Research Theme: Cities, Communities and Contested Urbanism
Supervisors: Dr Phil Boland (firstname.lastname@example.org) and Dr. Brendan Murtagh (email@example.com)
The most recent and fascinating debate in cultural studies concerns the purported curing qualities of culture. This relates to the claim that cultural planning, and more specifically cultural events, are not only an ‘economic resource’ (i.e. jobs, tourism, and investment) but also a resource enabling peace and reconciliation to occur within divided societies. This was most evident in Northern Ireland when Derry-Londonderry became the UK’s first City of Culture in 2013; CoC aimed to deliver economic improvement to a depressed local economy and also bring the conflictual communities (Catholic-Nationalist and Protestant-Unionist) closer together through cultural activity, exchange and enactment. In 2017 Pafos will be European Capital of Culture, and like Derry-Londonderry Pafos is part of a territory that is divided (between Greek and Turkish Cypriots). This project seeks to analyse the curing qualities of culture – economically, socially and politically – in both cities and more specifically what this means for future cities of culture, and the role of culture in divided territories. Recent research on Derry-Londonderry (Boland, Murtagh and Shirlow, 2016) reveals positive impacts in terms of culture as a peace resource but less effectiveness on the economy.

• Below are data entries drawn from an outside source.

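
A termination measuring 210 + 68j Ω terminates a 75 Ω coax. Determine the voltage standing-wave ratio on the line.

VSWR ≈ 3.13

Γ = (Z_L − Z_0)/(Z_L + Z_0) = (135 + j68)/(285 + j68)
|Γ| = 151/293 = 0.516
VSWR = (1 + |Γ|)/(1 − |Γ|) = 1.52/0.484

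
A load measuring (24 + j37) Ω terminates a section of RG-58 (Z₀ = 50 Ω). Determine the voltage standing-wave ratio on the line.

Γ = (Z_L − Z_0)/(Z_L + Z_0) = (-26 + j37)/(74 + j37)
|Γ| = 45.2/82.7 = 0.547
VSWR = (1 + |Γ|)/(1 − |Γ|) = 1.55/0.453

VSWR ≈ 3.41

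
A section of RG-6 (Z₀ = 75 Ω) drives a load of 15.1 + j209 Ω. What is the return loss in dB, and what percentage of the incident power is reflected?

RL ≈ 0.397 dB; 91.3% of incident power reflected

Γ = (-59.9 + j209)/(90.1 + j209), |Γ| = 0.955
RL = −20·log₁₀(0.955) = 0.397 dB
P_refl/P_inc = |Γ|² = 0.913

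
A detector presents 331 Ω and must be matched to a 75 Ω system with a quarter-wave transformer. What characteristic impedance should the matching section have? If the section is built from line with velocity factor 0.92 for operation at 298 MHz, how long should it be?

Z_qwt = √(Z_0·R_L) = √(75 × 331) = √24820
λ = 0.92·c/f = 0.926 m, so l = λ/4 = 0.232 m

Z_qwt ≈ 158 Ω; length ≈ 23.2 cm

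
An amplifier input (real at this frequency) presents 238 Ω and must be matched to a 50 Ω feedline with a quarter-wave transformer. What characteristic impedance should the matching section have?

Z_qwt ≈ 109 Ω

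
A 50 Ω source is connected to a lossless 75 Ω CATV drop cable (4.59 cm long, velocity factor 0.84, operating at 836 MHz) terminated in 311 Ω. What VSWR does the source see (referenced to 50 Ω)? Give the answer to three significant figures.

VSWR ≈ 3.95

λ = v/f = 0.84·c / 836 MHz = 0.301 m
βl = 2π·l/λ = 2π × 0.152 = 54.8°
tan(βl) = 1.42
Z_in = Z_0·(Z_L + jZ_0·tanβl)/(Z_0 + jZ_L·tanβl) = 26.3 − j48.4 Ω
Γ_s = (Z_in − Z_s)/(Z_in + Z_s) = (-23.7 − j48.4)/(76.3 − j48.4), |Γ_s| = 0.596
VSWR = (1 + |Γ_s|)/(1 − |Γ_s|)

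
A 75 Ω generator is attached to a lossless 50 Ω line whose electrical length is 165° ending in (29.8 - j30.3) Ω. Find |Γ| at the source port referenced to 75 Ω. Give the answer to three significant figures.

|Γ| ≈ 0.424

tan(βl) = -0.268
Z_in = Z_0·(Z_L + jZ_0·tanβl)/(Z_0 + jZ_L·tanβl) = 43.9 − j43.8 Ω
Γ_s = (Z_in − Z_s)/(Z_in + Z_s) = (-31.1 − j43.8)/(119 − j43.8), |Γ_s| = 0.424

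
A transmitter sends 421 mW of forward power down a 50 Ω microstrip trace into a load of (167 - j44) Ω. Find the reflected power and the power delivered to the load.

P_reflected ≈ 134 mW; P_delivered ≈ 287 mW

|Γ| = |(117 − j44)/(217 − j44)| = 0.565
|Γ|² = 0.319
P_refl = |Γ|²·P_inc = 134 mW, P_del = (1 − |Γ|²)·P_inc = 287 mW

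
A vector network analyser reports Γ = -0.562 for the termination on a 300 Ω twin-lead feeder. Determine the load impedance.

Z_L = Z_0·(1 + Γ)/(1 − Γ) = 300·(0.438)/(1.56)

Z_L ≈ 84.1 Ω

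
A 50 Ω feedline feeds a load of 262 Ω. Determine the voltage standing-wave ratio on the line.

VSWR ≈ 5.24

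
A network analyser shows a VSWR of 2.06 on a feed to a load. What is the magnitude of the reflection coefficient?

|Γ| = (S − 1)/(S + 1) = (2.06 − 1)/(2.06 + 1) = 1.06/3.06

|Γ| ≈ 0.346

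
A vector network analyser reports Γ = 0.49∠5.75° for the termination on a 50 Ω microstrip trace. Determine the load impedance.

Z_L ≈ 143 + j18.5 Ω

Z_L = Z_0·(1 + Γ)/(1 − Γ) = 50·(1.49 + j0.0491)/(0.512 − j0.0491)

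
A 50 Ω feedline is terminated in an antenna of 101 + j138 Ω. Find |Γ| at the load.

|Γ| ≈ 0.719

Γ = (Z_L − Z_0)/(Z_L + Z_0) = (51 + j138)/(151 + j138)
|Γ| = 147/205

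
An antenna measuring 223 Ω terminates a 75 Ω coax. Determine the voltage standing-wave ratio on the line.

VSWR ≈ 2.97

Γ = (223 − 75)/(223 + 75) = 0.497
VSWR = (1 + 0.497)/(1 − 0.497)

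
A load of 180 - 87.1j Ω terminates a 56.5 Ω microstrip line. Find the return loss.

Γ = (123.5 − j87.1)/(236.5 − j87.1), |Γ| = 0.6
RL = −20·log₁₀|Γ| = −20·log₁₀(0.6)

RL ≈ 4.44 dB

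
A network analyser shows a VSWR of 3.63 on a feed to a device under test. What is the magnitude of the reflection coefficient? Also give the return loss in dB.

|Γ| ≈ 0.568; return loss ≈ 4.91 dB

|Γ| = (S − 1)/(S + 1) = (3.63 − 1)/(3.63 + 1) = 2.63/4.63
RL = −20·log₁₀|Γ| = −20·log₁₀(0.568)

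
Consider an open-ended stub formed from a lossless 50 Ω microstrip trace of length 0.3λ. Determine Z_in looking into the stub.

Z_in ≈ +j16.2 Ω

βl = 2π × 0.3 = 108°
tan(βl) = -3.08
For an open-ended stub, Z_in = −jZ_0·cot(βl) = −jZ_0/tan(βl)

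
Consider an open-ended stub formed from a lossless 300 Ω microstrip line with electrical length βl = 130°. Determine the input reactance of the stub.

tan(βl) = -1.19
For an open-ended stub, Z_in = −jZ_0·cot(βl) = −jZ_0/tan(βl)

X_in ≈ 252 Ω (inductive)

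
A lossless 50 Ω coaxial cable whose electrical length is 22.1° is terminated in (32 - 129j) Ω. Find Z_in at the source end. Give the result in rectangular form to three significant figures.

tan(βl) = tan(22.1°) = 0.406
Z_in = Z_0·(Z_L + jZ_0·tanβl)/(Z_0 + jZ_L·tanβl)
     = 50·(32 − j109)/(102 + j13)

Z_in ≈ 8.75 − j54.2 Ω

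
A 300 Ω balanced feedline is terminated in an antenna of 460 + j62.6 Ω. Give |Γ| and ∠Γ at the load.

Γ = (Z_L − Z_0)/(Z_L + Z_0) = (160 + j62.6)/(760 + j62.6)
|Γ| = 172/763 = 0.225

Γ ≈ 0.225 ∠ 16.7°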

Given this, important research questions emerge for future cities of culture more generally and Pafos in particular:
- What are the long term legacies of Derry-Londonderry?
- What lessons can Pafos, and other cities of culture, learn from Derry-Londonderry?
- Is there too much importance attached to the curing qualities of culture?
- Should policy makers be more realistic about culture as an economic resource?